New immigration program begins
New immigration program begins
WASHINGTON
The Obama administration on Tuesday directed young illegal immigrants to fill out new forms and pay $465 if they want to apply under a new program that would let them avoid deportation and obtain a U.S. work permit.
The government renewed warnings that the process wouldn’t lead to citizenship or give them permission to travel internationally. It will begin accepting immigrants’ applications today.
The paperwork for the program, known as Deferred Action for Childhood Arrivals, can be downloaded from the U.S. Citizenship and Immigration Services website, said the agency’s director, Alejandro Mayorkas. Applicants must pay a $465 fee and provide proof of identity and eligibility.
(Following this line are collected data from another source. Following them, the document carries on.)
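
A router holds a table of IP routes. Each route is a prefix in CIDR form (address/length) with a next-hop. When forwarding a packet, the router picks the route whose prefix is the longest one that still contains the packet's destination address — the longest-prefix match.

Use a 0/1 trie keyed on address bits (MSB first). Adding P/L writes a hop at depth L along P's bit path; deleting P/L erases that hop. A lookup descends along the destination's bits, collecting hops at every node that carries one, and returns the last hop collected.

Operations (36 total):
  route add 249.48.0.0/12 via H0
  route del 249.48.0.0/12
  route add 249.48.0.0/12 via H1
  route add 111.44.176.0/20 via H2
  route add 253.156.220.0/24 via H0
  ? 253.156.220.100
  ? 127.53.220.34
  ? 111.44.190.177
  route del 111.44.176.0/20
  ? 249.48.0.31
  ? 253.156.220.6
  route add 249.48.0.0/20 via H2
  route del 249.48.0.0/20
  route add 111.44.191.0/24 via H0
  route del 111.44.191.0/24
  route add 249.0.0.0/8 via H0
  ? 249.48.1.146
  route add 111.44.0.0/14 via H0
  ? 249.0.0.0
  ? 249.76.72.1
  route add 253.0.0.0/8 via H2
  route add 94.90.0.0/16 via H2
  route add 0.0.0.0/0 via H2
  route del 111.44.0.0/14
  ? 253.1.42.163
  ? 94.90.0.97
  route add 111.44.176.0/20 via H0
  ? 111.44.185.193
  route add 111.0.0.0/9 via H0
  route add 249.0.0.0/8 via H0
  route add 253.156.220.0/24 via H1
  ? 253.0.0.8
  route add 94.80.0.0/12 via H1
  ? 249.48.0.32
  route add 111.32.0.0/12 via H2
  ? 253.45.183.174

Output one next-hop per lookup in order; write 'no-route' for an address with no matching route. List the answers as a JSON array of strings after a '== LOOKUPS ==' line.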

New storm hits Philippines; 2 die
MANILA, Philippines
A second tropical storm in two weeks battered the northern Philippines after making landfall today, killing at least two people, as forecasters warned that the still-reeling capital could see more flooding.
Meanwhile, President Benigno Aquino III scrambled to avert another crisis when hundreds of state weather-agency employees protested over their pay and warned that forecasting services could deteriorate.
Top Scrabble player caught cheating
ORLANDO, Fla.
One of the top young Scrabble players in the country has been kicked out of the game’s national championship tournament in Florida after he was caught hiding blank letter tiles, organizers said Tuesday.
John D. Williams, Jr., executive director of the National Scrabble Association, said that a male player was ejected from the 350-player event in Round 24 of the 28-round event.
The cheating was spotted by a player at a nearby table, who noticed the ejected player conceal a pair of blank tiles by dropping them on the floor, organizers said. Blank tiles can be used as wild-card letters. When confronted by the tournament director, he admitted it, organizers said.
Williams would not identify the player by name or age because he’s a minor.
Mayor raids stores to feed the poor
MADRID
The mayor of a village in southern Spain has been nicknamed the “Spanish Robin Hood” for organizing raids on supermarkets to feed the poor.
The raids by Juan Manuel Sanchez Gordillo, the 60-year-old far-left mayor of Marinaleda in Andalusia, and other activists were aimed at drawing media attention to the plight of millions of people struggling to make ends meet as Spain’s economic crisis deepens.
Sanchez Gordillo rejects criticism of the two raids, in which shopping carts filled with food were taken away from supermarkets without paying.
“It is much more alarming that 34 percent of the Andalusian work force are without jobs,” the gray-bearded mayor, who wears a Palestinian neck scarf and has a picture of Argentine revolutionary Che Guevara in his office, told the daily El Pais.
Study: Blood type tied to disease risk
LOS ANGELES
Potentially good news for the 45 percent of Americans who have Type O blood: Researchers said Tuesday that those people appear to have a slightly lower risk of developing heart disease than their neighbors with Type A, B or AB blood.
Dr. Lu Qi, an assistant professor of nutrition at the Harvard School of Public Health in Boston, analyzed heart-disease risk in two large, multi-decade health studies.